Bootstrap has lots of plugins that you can experiment with, and one of them is the Typeahead.js plugin similar to jQueryUI Autocomplete plugin. According to Bootstrap, Typeahead is an extendend plugin for quickly creating elegant typeaheads with any from text input. So given the description of the widget, I will provide a tutorial that integrates the plugin in an ASP.NET MVC project basing from this article Twitter Bootstrap Typeahead and ASP.NET MVC. The author from the source demonstrates preloaded country values but in my case, I modified it to handle searching through a database.
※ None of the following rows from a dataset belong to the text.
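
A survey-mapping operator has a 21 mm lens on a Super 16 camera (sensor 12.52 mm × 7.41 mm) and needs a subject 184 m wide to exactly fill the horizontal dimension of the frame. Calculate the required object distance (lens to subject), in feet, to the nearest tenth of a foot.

1012.6 ft

W: 184 m = 184000 mm.
Magnification m = w/W = dᵢ/dₒ; combined with 1/f = 1/dₒ + 1/dᵢ this gives dₒ = f·(1 + W/w).
dₒ = 21 mm × (1 + 184000/12.52) = 21 × 14697.4856 ≈ 308647.198 mm = 308647.198/304.8 ft = 1012.62 ft.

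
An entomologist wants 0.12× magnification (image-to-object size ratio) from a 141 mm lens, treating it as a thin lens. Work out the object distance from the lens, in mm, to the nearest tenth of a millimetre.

With m = dᵢ/dₒ and 1/f = 1/dₒ + 1/dᵢ, substituting dᵢ = m·dₒ gives 1/f = (1 + 1/m)/dₒ, hence dₒ = f·(1 + 1/m).
dₒ = 141 × (1 + 1/0.12) = 141 × 9.33333 ≈ 1316.000 mm.

1316.0 mm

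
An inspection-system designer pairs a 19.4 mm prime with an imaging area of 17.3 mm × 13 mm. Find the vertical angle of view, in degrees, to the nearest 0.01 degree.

Angle of view α = 2·arctan(h/2f) with h = 13 mm and f = 19.4 mm.
h/2f = 0.33505; arctan(0.33505) ≈ 18.5235°, so α ≈ 37.0470°.

37.05°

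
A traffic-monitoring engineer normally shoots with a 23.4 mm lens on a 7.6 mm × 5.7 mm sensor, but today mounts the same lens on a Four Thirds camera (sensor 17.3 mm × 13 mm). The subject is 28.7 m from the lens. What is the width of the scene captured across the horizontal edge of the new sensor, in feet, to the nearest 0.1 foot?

The focal length stays 23.4 mm; the relevant sensor dimension is now w = 17.3 mm. Object distance dₒ = 28.7 m = 28700 mm.
Thin-lens field width W = w·(dₒ − f)/f = 17.3 × (28700 − 23.4)/23.4 ≈ 21201.076 mm = 21201.076/304.8 ft = 69.5573 ft.

69.6 ft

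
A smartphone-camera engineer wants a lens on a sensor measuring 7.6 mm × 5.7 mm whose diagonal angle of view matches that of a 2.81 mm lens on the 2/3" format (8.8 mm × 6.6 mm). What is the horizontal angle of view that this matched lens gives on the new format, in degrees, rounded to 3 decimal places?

114.872°

Sensor diagonal = √(8.8² + 6.6²) = √121.0000 ≈ 11.0000 mm.
Sensor diagonal = √(7.6² + 5.7²) = √90.2500 ≈ 9.5000 mm.
Equal diagonal AOV ⇒ f₂ = f₁ · 9.5000/11.0000 = 2.81 × 0.86364 ≈ 2.4268 mm.
Horizontal AOV on the new format = 2·arctan(7.6 / (2 × 2.4268)) = 2·arctan(1.56584) ≈ 114.8724°.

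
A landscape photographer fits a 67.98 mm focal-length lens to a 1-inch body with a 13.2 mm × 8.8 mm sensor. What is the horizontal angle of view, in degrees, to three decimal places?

Angle of view α = 2·arctan(w/2f) with w = 13.2 mm and f = 67.98 mm.
w/2f = 0.09709; arctan(0.09709) ≈ 5.5453°, so α ≈ 11.0906°.

11.091°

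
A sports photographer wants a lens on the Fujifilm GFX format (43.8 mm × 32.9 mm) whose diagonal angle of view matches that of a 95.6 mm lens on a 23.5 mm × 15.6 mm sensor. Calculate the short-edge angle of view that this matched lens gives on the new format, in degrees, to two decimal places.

10.13°

Sensor diagonal = √(23.5² + 15.6²) = √795.6100 ≈ 28.2066 mm.
Sensor diagonal = √(43.8² + 32.9²) = √3000.8500 ≈ 54.7800 mm.
Equal diagonal AOV ⇒ f₂ = f₁ · 54.7800/28.2066 = 95.6 × 1.94210 ≈ 185.6649 mm.
Short-edge AOV on the new format = 2·arctan(32.9 / (2 × 185.6649)) = 2·arctan(0.08860) ≈ 10.1264°.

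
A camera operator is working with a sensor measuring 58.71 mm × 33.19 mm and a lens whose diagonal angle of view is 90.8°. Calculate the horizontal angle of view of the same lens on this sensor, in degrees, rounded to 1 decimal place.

82.9°

Sensor diagonal = √(58.71² + 33.19²) = √4548.4402 ≈ 67.4421 mm.
From the diagonal AOV: f = 67.4421 / (2·tan(45.4°)) = 67.4421 / 2.02812 ≈ 33.2535 mm.
Horizontal AOV = 2·arctan(58.71 / (2 × 33.2535)) = 2·arctan(0.88276) ≈ 82.8739°.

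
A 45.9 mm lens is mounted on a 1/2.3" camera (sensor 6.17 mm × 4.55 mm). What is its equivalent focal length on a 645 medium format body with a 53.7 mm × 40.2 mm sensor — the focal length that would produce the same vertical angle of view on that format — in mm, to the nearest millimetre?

406 mm

Equal angle of view means equal height/f ratio, so f₂ = f₁ · (height₂/height₁) = 45.9 × 40.2/4.55.
f₂ = 45.9 × 8.83516 ≈ 405.534 mm.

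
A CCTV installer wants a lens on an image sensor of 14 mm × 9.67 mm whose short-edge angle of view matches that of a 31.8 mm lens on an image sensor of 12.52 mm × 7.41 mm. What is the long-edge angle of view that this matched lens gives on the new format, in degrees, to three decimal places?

19.149°

Equal short-edge AOV ⇒ f₂ = f₁ · 9.67/7.41 = 31.8 × 1.30499 ≈ 41.4988 mm.
Long-edge AOV on the new format = 2·arctan(14 / (2 × 41.4988)) = 2·arctan(0.16868) ≈ 19.1490°.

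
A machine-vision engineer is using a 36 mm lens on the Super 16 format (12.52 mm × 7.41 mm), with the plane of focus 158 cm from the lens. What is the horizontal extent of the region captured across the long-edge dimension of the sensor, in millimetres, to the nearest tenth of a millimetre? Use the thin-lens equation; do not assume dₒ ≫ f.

537.0 mm

dₒ: 158 cm = 1580 mm.
Similar triangles through the lens centre give W/dₒ = w/dᵢ; with 1/f = 1/dₒ + 1/dᵢ this gives W = w·(dₒ − f)/f.
W = 12.52 mm × (1580 − 36) / 36 = 12.52 × 42.8889 ≈ 536.969 mm.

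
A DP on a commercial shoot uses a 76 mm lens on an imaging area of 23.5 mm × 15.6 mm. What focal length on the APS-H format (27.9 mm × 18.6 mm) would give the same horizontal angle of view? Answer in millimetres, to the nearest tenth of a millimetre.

Equal angle of view means equal width/f ratio, so f₂ = f₁ · (width₂/width₁) = 76 × 27.9/23.5.
f₂ = 76 × 1.18723 ≈ 90.230 mm.

90.2 mm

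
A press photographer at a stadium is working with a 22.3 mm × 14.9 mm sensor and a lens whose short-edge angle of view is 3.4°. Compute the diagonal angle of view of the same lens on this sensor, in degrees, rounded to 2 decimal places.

From the short-edge AOV: f = 14.9 / (2·tan(1.7°)) = 14.9 / 0.05936 ≈ 251.0166 mm.
Sensor diagonal = √(22.3² + 14.9²) = √719.3000 ≈ 26.8198 mm.
Diagonal AOV = 2·arctan(26.8198 / (2 × 251.0166)) = 2·arctan(0.05342) ≈ 6.1159°.

6.12°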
So to proceed with, just follow the steps below: 

1. Create an ASP.NET MVC Project (VB). 
2. Add an ADO.NET Entity model that connects to the AdventureWorks DB and it's CountryRegions table.
3. In your home controller, add the code that search countries based on a given value.

VB.NET Code:
Private Shared _context As AdventureWorks2012Entities
 ' GET: /Home
Function Index() As ActionResult
    Return View()
End Function
 <HttpGet>
Public Function GetCountries(query As String) As JsonResult
    _context = New AdventureWorks2012Entities()
     Dim result = (From country In _context.CountryRegions.AsEnumerable() Where country.Name.ToLower().Contains(query) Select country.Name)
     Return Json(result.ToArray(), JsonRequestBehavior.AllowGet)
End Function

4. In the head section of Index View, add reference to typeaheadjs.css and bootstrap3-typeahead.js files.


HTML Code:
<link href="~/Content/typeaheadjs.css" rel="stylesheet" type="text/css" />
<link href="~/Content/bootstrap.min.css" rel="stylesheet" type="text/css" />
<script src="~/Scripts/jquery-1.10.2.min.js"></script>
<script src="~/Scripts/bootstrap.min.js"></script>
<script src="~/Scripts/bootstrap3-typeahead.js"></script>

5. Add the script to utilize the typeahead.js plugin for searching data.


JavaScript Code:
<script type="text/javascript">
     $(document).ready(function () {
         $("#Countries").typeahead({
            source: function (query, process) {
                var countries = [];
                map = {};
                 // This is going to make an HTTP get request to the controller
                return $.get('/Home/GetCountries', { query: query }, function (data) {
                     // Loop through and push to the array
                    $.each(data, function (i, country) {
                        map[country] = country;
                        countries.push(country);
                    });
                     // Process the details
                    process(countries);
                });
            },
            updater: function (item) {
                var selectedCountry = map[item];
                 // Set the text to our selected id
                $("#details").text("Selected : " + selectedCountry);
                return item;
            }
        });
    });
 </script>

6. In the body section, just add a div element and an input element that will trigger the typeahead event.


HTML Code:
<div id="details" class="row"></div>
<div class="row">
    <input type="text" id="Countries" class="form-control" placeholder="Counry Name" />
</div>



That's it.. :-)


Regards,

KGComputers

----------